Let $\gamma:[0;1]\to\mathbb{R}^2$ be regular Jordan

Question

Let $\gamma:[0;1]\to\mathbb{R}^2$ be regular Jordan

I don't understand what is regular Jordan?? Maybe $\forall t\in[0;1],\gamma^{'}(t)\neq 0$.

And why $\mathrm{Im}\gamma$ is regular curve in the plane $\mathbb{R}^2$?

Answer 1

Yes, regular Jordan should be precisely that. More concretely, if your mapping $\gamma \colon [0,1] \rightarrow \mathbb{R}^2$ is said to be a Jordan curve then it means $\gamma$ is continuous, $\gamma(0) = \gamma(1)$ and $\gamma(x) = \gamma(y)$ cannot happen for $x\neq 0$ and $y\neq 1$, i.e. the mapping is injective everywhere on $(0,1)$ (see the definition in this wiki article). A curve is said to be regular if it is differentiable and the first derivative does not vanish (so wee need to assume that $\gamma$ is not only continuous but also differentiable, see this wiki article where the definition can be found in the section called Differential geometry).

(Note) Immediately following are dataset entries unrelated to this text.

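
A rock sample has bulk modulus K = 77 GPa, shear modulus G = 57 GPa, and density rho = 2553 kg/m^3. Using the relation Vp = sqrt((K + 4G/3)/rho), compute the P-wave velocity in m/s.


First compute the effective modulus:
K + 4G/3 = 77e9 + 4*57e9/3 = 153000000000.0 Pa
Then divide by density:
153000000000.0 / 2553 = 59929494.7121 Pa/(kg/m^3)
Take the square root:
Vp = sqrt(59929494.7121) = 7741.41 m/s

7741.41


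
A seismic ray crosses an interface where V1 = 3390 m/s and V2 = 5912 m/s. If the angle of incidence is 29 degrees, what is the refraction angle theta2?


sin(theta1) = sin(29 deg) = 0.48481
sin(theta2) = V2/V1 * sin(theta1) = 5912/3390 * 0.48481 = 0.845485
theta2 = arcsin(0.845485) = 57.7239 degrees

57.7239


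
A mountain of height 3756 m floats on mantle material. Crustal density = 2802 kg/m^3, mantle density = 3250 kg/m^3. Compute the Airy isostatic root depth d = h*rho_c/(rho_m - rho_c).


rho_m - rho_c = 3250 - 2802 = 448
d = 3756 * 2802 / 448
= 10524312 / 448
= 23491.77 m

23491.77


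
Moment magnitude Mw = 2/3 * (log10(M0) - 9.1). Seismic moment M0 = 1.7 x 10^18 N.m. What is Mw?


log10(M0) = log10(1.7 x 10^18) = 18.2304
Mw = 2/3 * (18.2304 - 9.1)
= 2/3 * 9.1304
= 6.09

6.09


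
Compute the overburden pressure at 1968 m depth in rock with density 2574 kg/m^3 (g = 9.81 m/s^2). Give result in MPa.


P = rho * g * z / 1e6
= 2574 * 9.81 * 1968 / 1e6
= 49693849.92 / 1e6
= 49.6938 MPa

49.6938


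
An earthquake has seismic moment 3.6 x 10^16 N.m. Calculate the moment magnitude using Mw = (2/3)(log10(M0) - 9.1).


log10(M0) = log10(3.6 x 10^16) = 16.5563
Mw = 2/3 * (16.5563 - 9.1)
= 2/3 * 7.4563
= 4.97

4.97


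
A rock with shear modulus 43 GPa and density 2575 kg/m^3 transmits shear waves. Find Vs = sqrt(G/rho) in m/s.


Convert G to Pa: G = 43e9 Pa
Compute G/rho = 43e9 / 2575 = 16699029.1262
Vs = sqrt(16699029.1262) = 4086.44 m/s

4086.44


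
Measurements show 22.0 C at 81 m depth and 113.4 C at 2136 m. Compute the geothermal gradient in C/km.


dT = 113.4 - 22.0 = 91.4 C
dz = 2136 - 81 = 2055 m
gradient = dT/dz * 1000 = 91.4/2055 * 1000 = 44.4769 C/km

44.4769


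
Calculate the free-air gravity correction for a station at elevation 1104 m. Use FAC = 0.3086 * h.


FAC = 0.3086 * h
= 0.3086 * 1104
= 340.6944 mGal

340.6944


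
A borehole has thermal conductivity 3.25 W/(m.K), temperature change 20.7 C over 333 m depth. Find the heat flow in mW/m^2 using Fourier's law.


q = k * dT / dz * 1000
= 3.25 * 20.7 / 333 * 1000
= 0.202027 * 1000
= 202.027 mW/m^2

202.027


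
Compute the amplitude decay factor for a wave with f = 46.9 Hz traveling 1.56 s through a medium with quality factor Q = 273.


pi*f*t/Q = pi*46.9*1.56/273 = 0.841947
A/A0 = exp(-0.841947) = 0.430871

0.430871


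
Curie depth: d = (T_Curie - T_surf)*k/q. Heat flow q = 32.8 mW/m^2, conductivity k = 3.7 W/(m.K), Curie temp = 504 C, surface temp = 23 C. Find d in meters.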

What this geometrically means is that the image $\operatorname{Im}(\gamma) $ will be a (continuous) loop which does not intersect itself. If we want to interprete the regularity condition then, e.g. if $\gamma$ is understood as a parametrization of a point particle moving along the curve $\operatorname{Im}(\gamma) $ then its velocity is always non-zero.

Example of a regular Jordan mapping would be a classical parametrization of a unit circle $$ \gamma(t) = (\cos(2\pi t), \sin(2\pi t) ) , t \in [0,1] $$ which is continuous, differentiable and the first derivative $$\gamma^{\prime} (t) = (-2\pi \sin(2\pi t), 2\pi \cos(2\pi t) ) $$ never vanishes.